I thought it was about advice to the server which is currently that the 
server MUST NOT refuse to accept a message based on failure of EHLO 
argument verification.

My argument is that EHLO verification is, in the long run, poor practice 
and should not be encouraged by 5321bis /even if it seems like an 
effective spam countermeasure today./   There are various reasons for 
this, but probably the most salient is that the need to support mail 
sending from some IPv6-only networks, and eventually to no public IPv4 
Internet, makes any expectation that the client knows what DNS name will 
result from a PTR lookup of the client's source address as seen by the 
server, to be dubious at best and perhaps completely meaningless.   
Since we expect 5321bis, as a Full Standard, to be long-term stable, it 
doesn't make sense to promote a practice that seems dubious or even 
harmful to mail reliability in the long run.

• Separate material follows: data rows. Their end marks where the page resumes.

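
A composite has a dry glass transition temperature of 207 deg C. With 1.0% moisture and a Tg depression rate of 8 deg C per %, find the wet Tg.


Tg_wet = Tg_dry - k*moisture = 207 - 8*1.0 = 199.0 deg C

199.0 deg C


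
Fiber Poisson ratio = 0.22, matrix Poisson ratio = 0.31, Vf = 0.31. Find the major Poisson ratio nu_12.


nu_12 = nu_f*Vf + nu_m*(1-Vf) = 0.22*0.31 + 0.31*0.69 = 0.2821

0.2821


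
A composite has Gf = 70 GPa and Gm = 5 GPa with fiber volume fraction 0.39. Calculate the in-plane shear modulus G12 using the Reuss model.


1/G12 = Vf/Gf + (1-Vf)/Gm = 0.39/70 + 0.61/5
G12 = 7.84 GPa

7.84 GPa


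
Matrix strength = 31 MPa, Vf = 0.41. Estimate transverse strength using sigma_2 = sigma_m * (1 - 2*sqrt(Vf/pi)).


factor = 1 - 2*sqrt(0.41/pi) = 0.2775
sigma_2 = 31 * 0.2775 = 8.6 MPa

8.6 MPa


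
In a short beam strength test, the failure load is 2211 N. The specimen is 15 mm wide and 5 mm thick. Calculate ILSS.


ILSS = 3F/(4bh) = 3*2211/(4*15*5) = 22.11 MPa

22.11 MPa


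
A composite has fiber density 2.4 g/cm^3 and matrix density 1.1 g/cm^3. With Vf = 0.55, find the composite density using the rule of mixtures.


rho_c = rho_f*Vf + rho_m*(1-Vf) = 2.4*0.55 + 1.1*0.45 = 1.815 g/cm^3

1.815 g/cm^3


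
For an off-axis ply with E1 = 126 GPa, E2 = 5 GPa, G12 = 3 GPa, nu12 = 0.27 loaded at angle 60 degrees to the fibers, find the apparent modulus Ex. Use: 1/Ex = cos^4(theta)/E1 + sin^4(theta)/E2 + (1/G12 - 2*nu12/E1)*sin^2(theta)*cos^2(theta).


cos^4(60) = 0.0625, sin^4(60) = 0.5625, sin^2(60)*cos^2(60) = 0.1875
1/G12 - 2*nu12/E1 = 1/3 - 2*0.27/126 = 0.329048 GPa^-1
1/Ex = 0.0625/126 + 0.5625/5 + 0.329048*0.1875 = 0.1746925 GPa^-1
Ex = 5.72 GPa

5.72 GPa


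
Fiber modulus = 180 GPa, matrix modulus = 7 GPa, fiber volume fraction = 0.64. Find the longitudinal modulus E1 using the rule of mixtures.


E1 = Ef*Vf + Em*(1-Vf) = 180*0.64 + 7*0.36 = 117.72 GPa

117.72 GPa


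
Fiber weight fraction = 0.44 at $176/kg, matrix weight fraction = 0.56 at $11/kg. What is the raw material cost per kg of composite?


Cost = cost_f*Wf + cost_m*Wm = 176*0.44 + 11*0.56 = $83.6/kg

$83.6/kg


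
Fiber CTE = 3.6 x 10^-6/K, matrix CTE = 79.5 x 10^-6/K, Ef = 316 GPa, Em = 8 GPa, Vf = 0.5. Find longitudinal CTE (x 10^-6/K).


E1 = Ef*Vf + Em*(1-Vf) = 162.0
alpha_1 = (alpha_f*Ef*Vf + alpha_m*Em*(1-Vf))/E1 = 5.47 x 10^-6/K

5.47 x 10^-6/K


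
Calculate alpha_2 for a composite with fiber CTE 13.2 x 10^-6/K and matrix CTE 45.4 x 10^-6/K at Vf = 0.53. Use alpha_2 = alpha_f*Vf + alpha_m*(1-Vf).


alpha_2 = alpha_f*Vf + alpha_m*(1-Vf) = 13.2*0.53 + 45.4*0.47 = 28.3 x 10^-6/K

28.3 x 10^-6/K


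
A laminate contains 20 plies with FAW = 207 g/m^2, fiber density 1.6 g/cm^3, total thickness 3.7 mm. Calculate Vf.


Vf = n * FAW / (rho_f * h * 1000) = 20 * 207 / (1.6 * 3.7 * 1000) = 0.6993

0.6993


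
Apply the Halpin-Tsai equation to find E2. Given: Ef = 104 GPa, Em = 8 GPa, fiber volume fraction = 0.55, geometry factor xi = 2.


eta = (Ef/Em - 1)/(Ef/Em + xi) = (13.0 - 1)/(13.0 + 2) = 0.8
E2 = Em*(1+xi*eta*Vf)/(1-eta*Vf) = 26.86 GPa

26.86 GPa


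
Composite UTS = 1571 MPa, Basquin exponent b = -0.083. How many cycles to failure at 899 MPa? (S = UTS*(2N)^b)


N = 0.5 * (S/UTS)^(1/b) = 0.5 * (899/1571)^(1/-0.083) = 416.5342 cycles

416.5342 cycles


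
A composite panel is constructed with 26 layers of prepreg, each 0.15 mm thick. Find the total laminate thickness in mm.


h = n * t_ply = 26 * 0.15 = 3.9 mm

3.9 mm


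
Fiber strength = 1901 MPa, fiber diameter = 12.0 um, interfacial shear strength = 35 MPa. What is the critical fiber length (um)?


Lc = sigma_f * d / (2 * tau_i) = 1901 * 12.0 / (2 * 35) = 325.9 um

325.9 um


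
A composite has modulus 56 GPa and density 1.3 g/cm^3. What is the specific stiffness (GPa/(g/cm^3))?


Specific stiffness = E/rho = 56/1.3 = 43.1 GPa/(g/cm^3)

43.1 GPa/(g/cm^3)


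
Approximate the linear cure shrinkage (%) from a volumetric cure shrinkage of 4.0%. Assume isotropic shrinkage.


Linear shrinkage ≈ vol_shrink/3 = 4.0/3 = 1.333%

1.333%


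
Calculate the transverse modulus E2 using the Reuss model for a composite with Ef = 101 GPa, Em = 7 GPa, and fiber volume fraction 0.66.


1/E2 = Vf/Ef + (1-Vf)/Em = 0.66/101 + 0.34/7
E2 = 18.15 GPa

18.15 GPa


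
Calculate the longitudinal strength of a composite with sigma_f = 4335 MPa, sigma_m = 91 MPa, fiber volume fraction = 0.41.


sigma_1 = sigma_f*Vf + sigma_m*(1-Vf) = 4335*0.41 + 91*0.59 = 1831.0 MPa

1831.0 MPa


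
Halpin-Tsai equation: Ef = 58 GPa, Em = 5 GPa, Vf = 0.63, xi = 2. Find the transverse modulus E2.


eta = (Ef/Em - 1)/(Ef/Em + xi) = (11.6 - 1)/(11.6 + 2) = 0.7794
E2 = Em*(1+xi*eta*Vf)/(1-eta*Vf) = 19.47 GPa

19.47 GPa


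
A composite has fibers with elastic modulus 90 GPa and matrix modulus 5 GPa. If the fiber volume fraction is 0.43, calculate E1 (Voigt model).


E1 = Ef*Vf + Em*(1-Vf) = 90*0.43 + 5*0.57 = 41.55 GPa

41.55 GPa


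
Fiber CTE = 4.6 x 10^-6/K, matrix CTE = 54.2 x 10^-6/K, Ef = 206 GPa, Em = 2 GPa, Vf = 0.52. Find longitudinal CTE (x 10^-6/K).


E1 = Ef*Vf + Em*(1-Vf) = 108.08
alpha_1 = (alpha_f*Ef*Vf + alpha_m*Em*(1-Vf))/E1 = 5.04 x 10^-6/K

5.04 x 10^-6/K


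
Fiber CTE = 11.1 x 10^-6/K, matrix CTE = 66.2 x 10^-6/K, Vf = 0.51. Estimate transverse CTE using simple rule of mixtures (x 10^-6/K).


alpha_2 = alpha_f*Vf + alpha_m*(1-Vf) = 11.1*0.51 + 66.2*0.49 = 38.1 x 10^-6/K

38.1 x 10^-6/K


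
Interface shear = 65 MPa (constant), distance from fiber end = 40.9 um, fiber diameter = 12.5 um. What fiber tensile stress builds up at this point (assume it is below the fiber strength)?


Force balance: sigma_f * (pi*d^2/4) = tau * (pi*d) * x  ->  sigma_f = 4 * tau * x / d
sigma_f = 4 * 65 * 40.9 / 12.5 = 850.7 MPa

850.7 MPa


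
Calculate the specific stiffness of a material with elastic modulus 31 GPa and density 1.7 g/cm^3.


Specific stiffness = E/rho = 31/1.7 = 18.2 GPa/(g/cm^3)

18.2 GPa/(g/cm^3)


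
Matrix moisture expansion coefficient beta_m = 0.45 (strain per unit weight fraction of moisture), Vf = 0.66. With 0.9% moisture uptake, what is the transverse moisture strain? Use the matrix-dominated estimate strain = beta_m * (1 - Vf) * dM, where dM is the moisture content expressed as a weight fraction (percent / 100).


dM = 0.9/100 = 0.009
strain = beta_m * (1-Vf) * dM = 0.45 * 0.34 * 0.009 = 0.001377

0.001377


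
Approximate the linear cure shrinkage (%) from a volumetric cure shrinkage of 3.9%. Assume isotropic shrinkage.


Linear shrinkage ≈ vol_shrink/3 = 3.9/3 = 1.3%

1.3%


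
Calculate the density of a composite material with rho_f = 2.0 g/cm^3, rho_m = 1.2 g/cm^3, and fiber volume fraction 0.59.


rho_c = rho_f*Vf + rho_m*(1-Vf) = 2.0*0.59 + 1.2*0.41 = 1.672 g/cm^3

1.672 g/cm^3


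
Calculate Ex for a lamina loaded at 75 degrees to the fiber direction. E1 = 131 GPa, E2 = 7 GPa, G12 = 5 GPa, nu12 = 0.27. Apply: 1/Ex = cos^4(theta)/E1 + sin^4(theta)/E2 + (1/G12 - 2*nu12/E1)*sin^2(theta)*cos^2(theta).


cos^4(75) = 0.004487, sin^4(75) = 0.870513, sin^2(75)*cos^2(75) = 0.0625
1/G12 - 2*nu12/E1 = 1/5 - 2*0.27/131 = 0.195878 GPa^-1
1/Ex = 0.004487/131 + 0.870513/7 + 0.195878*0.0625 = 0.1366356 GPa^-1
Ex = 7.32 GPa

7.32 GPa


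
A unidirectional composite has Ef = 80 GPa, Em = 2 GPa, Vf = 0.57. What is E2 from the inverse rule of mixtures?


1/E2 = Vf/Ef + (1-Vf)/Em = 0.57/80 + 0.43/2
E2 = 4.5 GPa

4.5 GPa


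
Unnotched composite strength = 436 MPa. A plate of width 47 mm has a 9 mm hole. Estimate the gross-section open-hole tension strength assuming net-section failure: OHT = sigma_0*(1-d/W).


OHT = sigma_0*(1-d/W) = 436*(1-9/47) = 352.5 MPa

352.5 MPa


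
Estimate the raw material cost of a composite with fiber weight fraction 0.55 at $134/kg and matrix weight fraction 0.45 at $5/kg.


Cost = cost_f*Wf + cost_m*Wm = 134*0.55 + 5*0.45 = $75.95/kg

$75.95/kg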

(I'm open to other ways of rewording the language currently in 5321, as 
long as it takes into account the fact that in a world where 
communications between IPv4 hosts and IPv6 hosts is mediated by NATs 
supplied by carriers, a client no longer has a reasonable expectation of 
knowing what its source IP address will be as seen by the server, or of 
having control over the PTR records in the corresponding DNS zone to 
that source address.   What I don't think is reasonable in the long run 
is to expect all SMTP clients to have direct access (and their own 
static addresses) on both the public IPv4 network and the public IPv6 
network.)

>> I certainly acknowledge that spam
>> filtering is hard, and that the state of the art is to use unreliable
>> heuristics.
> I would disagree ... state of the art is ML clustering algorithms using
> a wide range of signals, where even the people who developed the systems
> find it fairly hard to reliably predict beforehand which of those
> signals are going to be of real significance.

Thanks for the clarification.   I agree that it's useful to distinguish 
ML algorithms from heuristics.

This does bring a tangential question to mind, though:

> Since the only practical way of tuning these algorithms is end-user
> free-back

To me it seems like a very important case where reliability is concerned 
is when a willing sender (who has not previously received mail from this 
recipient) tries to send their first email to a willing recipient.    If 
that doesn't work, the sender and recipient may simply give up, but 
whatever they do, they're shooting in the dark.

If end-user feedback is already difficult to get (and I acknowledge that 
it is), it seems like measuring this critical case and tuning ML 
algorithms based on this case would be extremely difficult.